Estampas del campo
Cuando se habla de Panamá en el exterior, las personas asocian este país con el Canal de Panamá, las molas, la pollera, el tamborito, Rubén ...
Estampas del campo
Cuando se habla de Panamá en el exterior, las personas asocian este país con el Canal de Panamá, las molas, la pollera, el tamborito, Rubén Blades, Roberto "Mano de Piedras" Durán, el Cristo Negro de Portobelo, el Festival de Jazz, los Carnavales, el Festival de Diablos y Congos, Panamá la Vieja y los piratas, el águila Harpía, la alegría de los panameños y la salsa. También bellos parajes, una rica fauna y flora, tamales, sancocho, playas, mucho sol, visitas a los centros comerciales, el Casco Antiguo...
Pero hablan de Panamá también muchas tradiciones, especialmente en la campiña. Y, como no quiere que desaparezcan, el pintor costumbrista Edwin Ortiz plasma muchas de ellas en sus obras de arte.
Hoy, queremos resaltar los aportes de este sencillo y talentoso artista plástico panameño cuyos ojos se iluminan cuando habla del campo.
Así vemos que la zafra, el ordeño de las vacas, la junta de embarra, la vestimenta del campesino, instrumentos típicos, aperos de labranza son pintados por Ortiz en lo que es una fiesta de colores.
Esos hermosos cuadros llenos de detalles y que demuestran el amor por el terruño y su arraigo a este, donde rinde un homenaje al labriego, que desde antes que amanezca y hasta después que el sol se ha ocultado trabaja con tesón -para llevar el sustento a su casa y para contribuir a abastecer las despensas del resto de la población- se han apreciado tanto en Panamá como en el exterior.
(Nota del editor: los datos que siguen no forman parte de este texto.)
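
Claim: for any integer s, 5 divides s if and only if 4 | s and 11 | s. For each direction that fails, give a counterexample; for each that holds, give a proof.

(⇒) This fails: take s = 5. Certainly 5 ∣ 5, but 4 ∤ 5.

(⇐) This fails: take s = 44. Both 4 ∣ 44 and 11 ∣ 44, yet 44 is not a multiple of 5 (since 44 = 8·5 + 4), so 5 ∤ 44.

Neither direction holds.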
También, Edwin Ortiz ha pintado las lavanderas, los animales de labranza y resaltado la sencillez y hermandad de los campesinos, donde todos se tratan como si fueran familia y siempre hay gestos de atención para los visitantes.
Mirar sus obras permite transportarse mentalmente al campo y reafirmar el agradecimiento por la labor que realizan los campesinos, quienes no tienen vacaciones, no tienen días feriados, no cobran décimo tercer mes porque llueva, truene o relampaguee, sea de día o de noche, tienen una cita con la madre tierra, para obtener el sustento.